Even after achieving the seemingly impossible and taking Burnley to a seventh-placed finish and qualification for the Europa League in 2018, Dyche continued to be overlooked by bigger clubs who preferred instead to turn mainly to the continent for coaching talent or famous former players.
There are six of the 18 Premier League clubs with English managers, two of them former England internationals in Frank Lampard at Everton and Steven Gerrard at Aston Villa.
Only Eddie Howe at Newcastle and Dean Smith at Norwich City have similar backgrounds to Dyche in the English lower divisions with Brighton’s Graham Potter having learned his trade in Sweden where Watford’s Roy Hodgson also cut his teeth at the start of a long career.
With no chance to progress his career at a club with bigger resources, Dyche has continued to battle against the odds to keep Burnley in the top flight, but this season he has struggled to find the points to keep the Clarets out of trouble.
Burnley are 18th, inside the relegation zone, and four points behind 17th placed Everton ahead of this weekend’s games.
Supporters, who need no reminder about the club’s long wilderness years in the lower divisions in the 1980’s and 90’s, never turned against Dyche but there was a sense of the team becoming stale this season.
Dyche took over Burnley, in October 2012, with the club in the bottom half of the second-tier Championship but despite having one of the smaller budgets in the division he guided them to promotion the following season.
Burnley were relegated in their first season in the Premier League after a four-year absence but the club kept faith with Dyche who promptly led them to an immediate return, winning the Championship title.
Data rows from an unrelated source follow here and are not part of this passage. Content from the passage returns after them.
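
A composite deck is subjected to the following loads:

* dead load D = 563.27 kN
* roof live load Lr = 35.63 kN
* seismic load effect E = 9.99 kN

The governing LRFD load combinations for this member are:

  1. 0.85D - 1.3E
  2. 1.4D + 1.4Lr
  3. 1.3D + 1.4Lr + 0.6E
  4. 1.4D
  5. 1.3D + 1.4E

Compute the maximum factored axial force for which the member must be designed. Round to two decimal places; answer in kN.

1. 0.85(563.27) - 1.3(9.99) = 465.79
2. 1.4(563.27) + 1.4(35.63) = 838.46
3. 1.3(563.27) + 1.4(35.63) + 0.6(9.99) = 788.13
4. 1.4(563.27) = 788.58
5. 1.3(563.27) + 1.4(9.99) = 746.24
The controlling combination is 2, giving 838.46 kN.

838.46 kN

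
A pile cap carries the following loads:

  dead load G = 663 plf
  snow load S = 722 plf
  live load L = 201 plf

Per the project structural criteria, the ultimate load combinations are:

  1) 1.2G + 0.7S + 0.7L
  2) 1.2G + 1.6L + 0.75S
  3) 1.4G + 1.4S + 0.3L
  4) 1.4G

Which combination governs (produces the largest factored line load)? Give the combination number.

1) 1.2(663) + 0.7(722) + 0.7(201) = 795.60 + 505.40 + 140.70 = 1441.70
2) 1.2(663) + 1.6(201) + 0.75(722) = 795.60 + 321.60 + 541.50 = 1658.70
3) 1.4(663) + 1.4(722) + 0.3(201) = 928.20 + 1010.80 + 60.30 = 1999.30
4) 1.4(663) = 928.20
The largest value is 1999.30 plf from combination 3.

Combination 3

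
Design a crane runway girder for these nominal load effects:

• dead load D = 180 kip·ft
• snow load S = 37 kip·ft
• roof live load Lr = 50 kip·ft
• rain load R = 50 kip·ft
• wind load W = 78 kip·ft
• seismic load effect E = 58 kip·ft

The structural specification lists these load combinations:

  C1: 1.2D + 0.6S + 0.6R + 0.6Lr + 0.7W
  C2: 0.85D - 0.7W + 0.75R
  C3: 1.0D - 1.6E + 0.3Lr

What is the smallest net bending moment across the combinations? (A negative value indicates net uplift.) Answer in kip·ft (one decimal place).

C1: 1.2(180) + 0.6(37) + 0.6(50) + 0.6(50) + 0.7(78) = 216.0 + 22.2 + 30.0 + 30.0 + 54.6 = 352.8
C2: 0.85(180) - 0.7(78) + 0.75(50) = 153.0 - 54.6 + 37.5 = 135.9
C3: 1.0(180) - 1.6(58) + 0.3(50) = 180.0 - 92.8 + 15.0 = 102.2
Combination 3 gives the minimum: 102.2 kip·ft.

102.2 kip·ft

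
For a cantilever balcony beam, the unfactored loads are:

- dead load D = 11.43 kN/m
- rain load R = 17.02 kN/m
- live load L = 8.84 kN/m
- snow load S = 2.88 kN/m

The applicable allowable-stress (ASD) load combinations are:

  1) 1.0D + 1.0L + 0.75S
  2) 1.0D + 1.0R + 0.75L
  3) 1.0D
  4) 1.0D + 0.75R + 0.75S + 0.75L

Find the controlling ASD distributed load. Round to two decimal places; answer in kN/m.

1) 1.0(11.43) + 1.0(8.84) + 0.75(2.88) = 11.43 + 8.84 + 2.16 = 22.43
2) 1.0(11.43) + 1.0(17.02) + 0.75(8.84) = 11.43 + 17.02 + 6.63 = 35.08
3) 1.0(11.43) = 11.43
4) 1.0(11.43) + 0.75(17.02) + 0.75(2.88) + 0.75(8.84) = 11.43 + 12.77 + 2.16 + 6.63 = 32.99
Maximum is from combination 2.

35.08 kN/m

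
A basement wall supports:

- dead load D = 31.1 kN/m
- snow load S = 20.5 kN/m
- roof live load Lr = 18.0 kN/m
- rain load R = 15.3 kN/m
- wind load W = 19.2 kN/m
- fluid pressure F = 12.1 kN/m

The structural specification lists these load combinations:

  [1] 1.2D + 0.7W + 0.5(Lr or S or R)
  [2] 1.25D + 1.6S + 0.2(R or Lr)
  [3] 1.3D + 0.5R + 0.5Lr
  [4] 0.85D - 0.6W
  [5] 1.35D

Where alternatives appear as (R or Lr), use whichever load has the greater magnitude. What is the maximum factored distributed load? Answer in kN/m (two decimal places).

75.28 kN/m

(Lr or S or R) → S = 20.5 kN/m; (R or Lr) → Lr = 18.0 kN/m.
[1] 1.2(31.1) + 0.7(19.2) + 0.5(20.5) = 37.32 + 13.44 + 10.25 = 61.01
[2] 1.25(31.1) + 1.6(20.5) + 0.2(18.0) = 38.88 + 32.80 + 3.60 = 75.28
[3] 1.3(31.1) + 0.5(15.3) + 0.5(18.0) = 40.43 + 7.65 + 9.00 = 57.08
[4] 0.85(31.1) - 0.6(19.2) = 26.44 - 11.52 = 14.92
[5] 1.35(31.1) = 41.99
The controlling combination is 2, giving 75.28 kN/m.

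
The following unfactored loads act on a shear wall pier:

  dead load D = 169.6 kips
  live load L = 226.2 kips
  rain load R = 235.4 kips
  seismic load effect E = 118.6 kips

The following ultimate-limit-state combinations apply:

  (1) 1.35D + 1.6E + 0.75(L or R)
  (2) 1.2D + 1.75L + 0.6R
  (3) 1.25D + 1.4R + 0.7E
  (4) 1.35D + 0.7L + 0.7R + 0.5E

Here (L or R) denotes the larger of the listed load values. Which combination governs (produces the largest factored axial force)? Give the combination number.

(L or R) → R = 235.4 kips.
(1) 1.35(169.6) + 1.6(118.6) + 0.75(235.4) = 595.3
(2) 1.2(169.6) + 1.75(226.2) + 0.6(235.4) = 203.5 + 395.9 + 141.2 = 740.6
(3) 1.25(169.6) + 1.4(235.4) + 0.7(118.6) = 212.0 + 329.6 + 83.0 = 624.6
(4) 1.35(169.6) + 0.7(226.2) + 0.7(235.4) + 0.5(118.6) = 229.0 + 158.3 + 164.8 + 59.3 = 611.4
The largest value is 740.6 kips from combination 2.

Combination 2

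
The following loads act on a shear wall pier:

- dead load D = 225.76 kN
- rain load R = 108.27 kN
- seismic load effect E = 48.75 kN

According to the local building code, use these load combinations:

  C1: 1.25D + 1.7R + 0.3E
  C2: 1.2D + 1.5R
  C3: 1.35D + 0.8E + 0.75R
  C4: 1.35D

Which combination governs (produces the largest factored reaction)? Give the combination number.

C1: 1.25(225.76) + 1.7(108.27) + 0.3(48.75) = 480.88
C2: 1.2(225.76) + 1.5(108.27) = 433.32
C3: 1.35(225.76) + 0.8(48.75) + 0.75(108.27) = 424.98
C4: 1.35(225.76) = 304.78
The largest value is 480.88 kN from combination 1.

Combination 1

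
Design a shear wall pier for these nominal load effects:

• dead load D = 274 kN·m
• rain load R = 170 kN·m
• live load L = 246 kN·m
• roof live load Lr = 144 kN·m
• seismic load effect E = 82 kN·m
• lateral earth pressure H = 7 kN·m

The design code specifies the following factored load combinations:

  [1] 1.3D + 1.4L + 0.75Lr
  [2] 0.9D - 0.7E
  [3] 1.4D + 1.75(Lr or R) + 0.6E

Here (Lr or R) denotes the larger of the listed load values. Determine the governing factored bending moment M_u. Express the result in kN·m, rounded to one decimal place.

808.6 kN·m

(Lr or R) → R = 170 kN·m.
[1] 1.3(274) + 1.4(246) + 0.75(144) = 356.2 + 344.4 + 108.0 = 808.6
[2] 0.9(274) - 0.7(82) = 246.6 - 57.4 = 189.2
[3] 1.4(274) + 1.75(170) + 0.6(82) = 383.6 + 297.5 + 49.2 = 730.3
Maximum is from combination 1.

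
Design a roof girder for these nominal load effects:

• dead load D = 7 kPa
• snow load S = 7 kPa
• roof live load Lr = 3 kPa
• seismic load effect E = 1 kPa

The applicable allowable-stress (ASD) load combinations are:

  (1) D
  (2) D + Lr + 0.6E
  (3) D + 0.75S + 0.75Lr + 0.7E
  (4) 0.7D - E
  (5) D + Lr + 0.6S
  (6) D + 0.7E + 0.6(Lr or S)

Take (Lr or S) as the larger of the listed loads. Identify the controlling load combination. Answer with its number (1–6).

(Lr or S) → S = 7 kPa.
(1) 1.0(7) = 7.00
(2) 1.0(7) + 1.0(3) + 0.6(1) = 7.00 + 3.00 + 0.60 = 10.60
(3) 1.0(7) + 0.75(7) + 0.75(3) + 0.7(1) = 7.00 + 5.25 + 2.25 + 0.70 = 15.20
(4) 0.7(7) - 1.0(1) = 4.90 - 1.00 = 3.90
(5) 1.0(7) + 1.0(3) + 0.6(7) = 7.00 + 3.00 + 4.20 = 14.20
(6) 1.0(7) + 0.7(1) + 0.6(7) = 7.00 + 0.70 + 4.20 = 11.90
The largest value is 15.20 kPa from combination 3.

Combination 3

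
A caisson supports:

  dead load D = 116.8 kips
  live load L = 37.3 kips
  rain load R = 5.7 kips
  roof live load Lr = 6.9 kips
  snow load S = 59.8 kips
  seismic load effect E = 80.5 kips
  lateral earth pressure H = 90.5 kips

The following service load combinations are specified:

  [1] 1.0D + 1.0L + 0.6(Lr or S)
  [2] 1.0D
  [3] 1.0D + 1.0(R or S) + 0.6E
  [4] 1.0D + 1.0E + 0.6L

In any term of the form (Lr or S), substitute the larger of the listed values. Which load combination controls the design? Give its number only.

(Lr or S) → S = 59.8 kips; (R or S) → S = 59.8 kips.
[1] 1.0(116.8) + 1.0(37.3) + 0.6(59.8) = 116.80 + 37.30 + 35.88 = 189.98
[2] 1.0(116.8) = 116.80
[3] 1.0(116.8) + 1.0(59.8) + 0.6(80.5) = 116.80 + 59.80 + 48.30 = 224.90
[4] 1.0(116.8) + 1.0(80.5) + 0.6(37.3) = 116.80 + 80.50 + 22.38 = 219.68
The largest value is 224.90 kips from combination 3.

Combination 3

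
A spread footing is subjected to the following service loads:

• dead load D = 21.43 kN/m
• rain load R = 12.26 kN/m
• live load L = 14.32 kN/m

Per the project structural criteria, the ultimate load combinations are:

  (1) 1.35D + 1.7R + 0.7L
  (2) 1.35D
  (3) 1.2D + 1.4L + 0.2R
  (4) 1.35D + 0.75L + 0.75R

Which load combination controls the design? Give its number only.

Combination 1

(1) 1.35(21.43) + 1.7(12.26) + 0.7(14.32) = 59.80
(2) 1.35(21.43) = 28.93
(3) 1.2(21.43) + 1.4(14.32) + 0.2(12.26) = 25.72 + 20.05 + 2.45 = 48.22
(4) 1.35(21.43) + 0.75(14.32) + 0.75(12.26) = 28.93 + 10.74 + 9.20 = 48.87
The largest value is 59.80 kN/m from combination 1.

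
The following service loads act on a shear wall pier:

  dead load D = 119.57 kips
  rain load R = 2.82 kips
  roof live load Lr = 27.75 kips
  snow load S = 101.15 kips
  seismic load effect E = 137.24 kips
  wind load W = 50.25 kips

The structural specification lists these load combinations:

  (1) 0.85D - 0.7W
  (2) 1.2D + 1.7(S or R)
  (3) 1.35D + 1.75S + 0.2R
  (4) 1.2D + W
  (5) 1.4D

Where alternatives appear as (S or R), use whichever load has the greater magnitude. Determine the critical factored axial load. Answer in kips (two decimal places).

(S or R) → S = 101.15 kips.
(1) 0.85(119.57) - 0.7(50.25) = 66.46
(2) 1.2(119.57) + 1.7(101.15) = 143.48 + 171.96 = 315.44
(3) 1.35(119.57) + 1.75(101.15) + 0.2(2.82) = 339.00
(4) 1.2(119.57) + 1.0(50.25) = 143.48 + 50.25 = 193.73
(5) 1.4(119.57) = 167.40
Combination 3 governs: P_u = 339.00 kips.

339.00 kips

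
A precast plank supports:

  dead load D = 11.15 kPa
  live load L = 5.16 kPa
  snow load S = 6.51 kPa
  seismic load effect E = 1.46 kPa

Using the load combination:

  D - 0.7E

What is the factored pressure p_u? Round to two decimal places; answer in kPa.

10.13 kPa

1.0(11.15) - 0.7(1.46) = 11.15 - 1.02 = 10.13
p_u = 10.13 kPa.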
The 2017-18 season saw Burnley qualify for European football for the first time in 51 years after a season in which they beat Chelsea and drew with Manchester City and Liverpool.
But with little investment from the club’s then owners, Burnley did not build on that success and finished 15th in the following campaign.
Dyche had a testy relationship with club chairman Mike Garlick who departed after American investors ALK Capital took over in December 2020 but the change in ownership has not delivered a radical difference in Burnley’s lack of power in the transfer market.
With his gruff voice and readiness to complain about playacting and poke fun at modern trends in the sport, Dyche has become a familiar figure for fans of the English game.
His popularity with Burnley fans may have waned during this season’s poor form but the Turf Moor faithful never turned against him and many were shocked by his dismissal.
In the past someone with Dyche’s track record could be confident of quickly finding another job in the top flight but with the Premier League’s preference for importing coaching talent he may have to work his way back up.
Burnley’s owners have gambled that a new face can provide the spark needed for a late revival this season to secure their survival.
As Dyche could tell them that it will be no easy task.